Utah had played against Connecticut, Texas Tech and Louisiana State this season, losing to each on the road.

"It's been a steady maturation of this team," Jacobson said. "We've played in a lot of hostile environments, against tough teams, so we're starting to get the hang of it."

After Rebels center J.K. Edwards sank two free throws to tie it, 65-65, with 2:12 remaining, Jacobson gave the Utes (13-3, 1-0 in the Mountain West) the lead for good by nailing two free throws of his own 24 seconds later.

And with 9.3 seconds left, UNLV (9-4, 0-1) was forced to foul Jacobson after it had squandered some opportunities at the line and been atrocious (4-for-16) from beyond the 3-point arc all night.

Jacobson coolly drained both free throws to finish the game's scoring and end a four-game winning streak by the Rebels.

"Yeah, I live for that," he said. "Every day, growing up, it's what you practice for and what you prepare for. There's the payoff for all of your hard work. I went up there confident, knowing I'd make them, because I'd made them thousands of times before.

"So there was no doubt those were going in."

In the first 6 1/2 minutes, Jacobson scored nine points on three jump shots and a 3-pointer from the top of the key as the lead went back and forth. He poached an easy bucket against UNLV's 2-2-1 press, and he sank another 3-point shot off a snappy inbound pass.

Still, it was tight until Utah rattled off a run early in the second half, which the Rebels countered before a crowd that roared louder each time they nudged closer to the Utes.

With 11:20 left, when Odartey Blankson's two free throws off of Hawkins' fifth foul crept UNLV to within 47-44, Jacobson had seen and heard enough.

"I was definitely premature on saying that," he said of imploring victory. "But this team ... we're young, and I want them to believe that we'll win, that (the Rebels) didn't have anything left, that we just play strong.

"I'm trying to instill confidence in them.

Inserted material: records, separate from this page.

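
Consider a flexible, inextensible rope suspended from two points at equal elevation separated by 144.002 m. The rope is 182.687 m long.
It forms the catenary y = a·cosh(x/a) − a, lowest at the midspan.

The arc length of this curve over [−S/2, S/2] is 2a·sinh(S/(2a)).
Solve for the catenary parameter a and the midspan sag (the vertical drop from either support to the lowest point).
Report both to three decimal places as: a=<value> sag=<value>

seed: a₀ = √(S³/(24(L−S))) = √(144.002³/(24·38.685)) = 56.712118
iter 1: u=1.269588  f(a)=+3.240e+00  f'(a)=-1.597e+00  a ← 56.712118 − (+3.240e+00/-1.597e+00) = 58.740726
iter 2: u=1.225742  f(a)=+1.820e-01  f'(a)=-1.422e+00  a ← 58.740726 − (+1.820e-01/-1.422e+00) = 58.868657
iter 3: u=1.223079  f(a)=+6.495e-04  f'(a)=-1.412e+00  a ← 58.868657 − (+6.495e-04/-1.412e+00) = 58.869116
iter 4: u=1.223069  f(a)=+8.340e-09  f'(a)=-1.412e+00  a ← 58.869116 − (+8.340e-09/-1.412e+00) = 58.869116
iter 5: u=1.223069  f(a)=+0.000e+00  f'(a)=-1.412e+00  a ← 58.869116 − (+0.000e+00/-1.412e+00) = 58.869116
converged: |Δa| < 1e-12 after 5 iterations
sag = a·(cosh(S/(2a)) − 1) = 58.869116·(cosh(1.223069) − 1) = 49.801063
T_max/T_min = cosh(S/(2a)) = 1.845962

a=58.869 sag=49.801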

We have to learn that team ego, where no one will beat us anytime, anywhere. It has to develop over time, and it's games like these that forge that."

It's what UNLV, which plays six of its next eight games on the road, needed Monday. It's what Utah got from Jacobson.

"I said we were going to do it, but it was a team effort," said Jacobson, a 6-foot-4 catalyst from Fargo, N.D. "It was all about us believing in ourselves. We were in a tough place, and I said we were going to have the perseverance to pull it out.

"Frost is playing hurt, that's no secret. But I'm not going to let this team hang onto that excuse. The guy is playing in pain, and he hit some big shots tonight. The guy deserves credit."

That's what Jacobson received plenty of from each and every Rebel who slinked past him in a hallway a few minutes before midnight.